5. Significance and Implications

• Heavy Ion Collisions: The results are directly relevant to relativistic heavy-ion collisions (e.g., at RHIC and LHC), where strong vorticity is generated and evidenced by the global polarization of $\Lambda$ hyperons. The derived effects suggest that vorticity can significantly alter the transport properties and phase structure of the hadronic phase (pion gas), not just the quark-gluon plasma.
• Charged Pion Condensation: The vorticity-modified coupling affects the dispersion relation of charged pions. This could shift the effective chemical potential threshold for charged pion condensation in rotating systems with magnetic fields, a topic of active theoretical interest.
• Thermal Dilepton Emission: The modified photon-pion coupling implies that vorticity will induce corrections to the thermal dilepton production rate from a pion gas, offering a potential experimental signature for vorticity-induced quantum anomalies.

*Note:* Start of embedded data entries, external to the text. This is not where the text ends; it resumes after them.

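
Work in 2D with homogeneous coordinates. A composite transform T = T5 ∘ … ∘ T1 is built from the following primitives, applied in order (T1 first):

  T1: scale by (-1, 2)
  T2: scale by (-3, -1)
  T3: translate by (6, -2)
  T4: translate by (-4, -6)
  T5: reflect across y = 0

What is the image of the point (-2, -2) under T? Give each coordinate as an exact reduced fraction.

T1 scale by (-1, 2): (-2, -2) → (2, -4)
T2 scale by (-3, -1): (2, -4) → (-6, 4)
T3 translate by (6, -2): (-6, 4) → (0, 2)
T4 translate by (-4, -6): (0, 2) → (-4, -4)
T5 reflect across y = 0: (-4, -4) → (-4, 4)

T(p) = (-4, 4)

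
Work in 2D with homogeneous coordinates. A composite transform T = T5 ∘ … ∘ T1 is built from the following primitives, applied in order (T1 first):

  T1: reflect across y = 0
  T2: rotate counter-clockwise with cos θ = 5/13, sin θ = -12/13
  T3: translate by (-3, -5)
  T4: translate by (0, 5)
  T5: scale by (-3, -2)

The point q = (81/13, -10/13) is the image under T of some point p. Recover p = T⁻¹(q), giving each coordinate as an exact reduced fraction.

p = (0, -1)

T1 = [1 0 0; 0 -1 0; 0 0 1]
T2·T1 = [5/13 -12/13 0; -12/13 -5/13 0; 0 0 1]
T3·…·T1 = [5/13 -12/13 -3; -12/13 -5/13 -5; 0 0 1]
T4·…·T1 = [5/13 -12/13 -3; -12/13 -5/13 0; 0 0 1]
T5·…·T1 = [-15/13 36/13 9; 24/13 10/13 0; 0 0 1]
det M = -6; M⁻¹ = [-5/39 6/13 15/13; 4/13 5/26 -36/13; 0 0 1]
M⁻¹ · (81/13, -10/13)ᵀ = (0, -1)ᵀ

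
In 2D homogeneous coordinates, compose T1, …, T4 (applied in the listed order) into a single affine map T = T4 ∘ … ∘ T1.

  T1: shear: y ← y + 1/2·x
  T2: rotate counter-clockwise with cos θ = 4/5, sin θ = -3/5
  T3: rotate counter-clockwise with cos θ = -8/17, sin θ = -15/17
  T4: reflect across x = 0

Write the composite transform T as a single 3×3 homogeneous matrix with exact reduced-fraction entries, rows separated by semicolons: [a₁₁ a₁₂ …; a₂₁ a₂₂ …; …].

T = [59/85 -36/85 0; -149/170 -77/85 0; 0 0 1]

T1 = [1 0 0; 1/2 1 0; 0 0 1]
T2·T1 = [11/10 3/5 0; -1/5 4/5 0; 0 0 1]
T3·…·T1 = [-59/85 36/85 0; -149/170 -77/85 0; 0 0 1]
T4·…·T1 = [59/85 -36/85 0; -149/170 -77/85 0; 0 0 1]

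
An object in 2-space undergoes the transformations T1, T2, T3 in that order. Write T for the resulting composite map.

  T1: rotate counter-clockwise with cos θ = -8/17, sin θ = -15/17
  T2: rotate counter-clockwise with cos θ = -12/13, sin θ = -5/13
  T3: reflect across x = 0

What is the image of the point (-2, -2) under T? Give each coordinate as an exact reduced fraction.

T(p) = (-398/221, -482/221)

T1 rotate counter-clockwise with cos θ = -8/17, sin θ = -15/17: (-2, -2) → (-14/17, 46/17)
T2 rotate counter-clockwise with cos θ = -12/13, sin θ = -5/13: (-14/17, 46/17) → (398/221, -482/221)
T3 reflect across x = 0: (398/221, -482/221) → (-398/221, -482/221)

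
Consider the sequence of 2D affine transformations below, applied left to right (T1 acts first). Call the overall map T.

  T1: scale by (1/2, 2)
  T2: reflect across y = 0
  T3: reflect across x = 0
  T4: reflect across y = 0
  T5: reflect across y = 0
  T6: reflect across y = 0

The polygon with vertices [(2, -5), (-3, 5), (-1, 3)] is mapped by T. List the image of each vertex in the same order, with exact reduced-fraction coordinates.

T1 scale by (1/2, 2): (2, -5) → (1, -10); (-3, 5) → (-3/2, 10); (-1, 3) → (-1/2, 6)
T2 reflect across y = 0: (1, -10) → (1, 10); (-3/2, 10) → (-3/2, -10); (-1/2, 6) → (-1/2, -6)
T3 reflect across x = 0: (1, 10) → (-1, 10); (-3/2, -10) → (3/2, -10); (-1/2, -6) → (1/2, -6)
T4 reflect across y = 0: (-1, 10) → (-1, -10); (3/2, -10) → (3/2, 10); (1/2, -6) → (1/2, 6)
T5 reflect across y = 0: (-1, -10) → (-1, 10); (3/2, 10) → (3/2, -10); (1/2, 6) → (1/2, -6)
T6 reflect across y = 0: (-1, 10) → (-1, -10); (3/2, -10) → (3/2, 10); (1/2, -6) → (1/2, 6)

image vertices: (-1, -10), (3/2, 10), (1/2, 6)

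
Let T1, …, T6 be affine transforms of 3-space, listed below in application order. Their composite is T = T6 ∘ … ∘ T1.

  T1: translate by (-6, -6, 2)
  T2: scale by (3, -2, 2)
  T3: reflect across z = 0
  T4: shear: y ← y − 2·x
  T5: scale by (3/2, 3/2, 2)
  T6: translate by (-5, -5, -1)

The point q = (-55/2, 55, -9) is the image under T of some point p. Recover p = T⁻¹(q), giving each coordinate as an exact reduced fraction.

p = (1, 1, 0)

T1 = [1 0 0 -6; 0 1 0 -6; 0 0 1 2; 0 0 0 1]
T2·T1 = [3 0 0 -18; 0 -2 0 12; 0 0 2 4; 0 0 0 1]
T3·…·T1 = [3 0 0 -18; 0 -2 0 12; 0 0 -2 -4; 0 0 0 1]
T4·…·T1 = [3 0 0 -18; -6 -2 0 48; 0 0 -2 -4; 0 0 0 1]
T5·…·T1 = [9/2 0 0 -27; -9 -3 0 72; 0 0 -4 -8; 0 0 0 1]
T6·…·T1 = [9/2 0 0 -32; -9 -3 0 67; 0 0 -4 -9; 0 0 0 1]
det M = 54; M⁻¹ = [2/9 0 0 64/9; -2/3 -1/3 0 1; 0 0 -1/4 -9/4; 0 0 0 1]
M⁻¹ · (-55/2, 55, -9)ᵀ = (1, 1, 0)ᵀ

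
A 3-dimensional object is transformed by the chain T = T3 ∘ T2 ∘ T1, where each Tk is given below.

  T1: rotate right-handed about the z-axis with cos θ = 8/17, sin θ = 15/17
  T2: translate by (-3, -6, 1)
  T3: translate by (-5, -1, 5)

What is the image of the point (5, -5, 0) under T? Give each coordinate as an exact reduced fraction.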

• Theoretical Foundation: By deriving these effects from the Linear Sigma Model and confirming they match the WZW structure, the paper establishes a model-independent link between the microscopic fermion dynamics and macroscopic hydrodynamic anomalies in rotating media.

In summary, this work bridges the gap between the microscopic derivation of anomalies and macroscopic vortical phenomena, predicting new cross-correlated responses between rotation, magnetic fields, and pion dynamics that could be observable in high-energy nuclear physics experiments.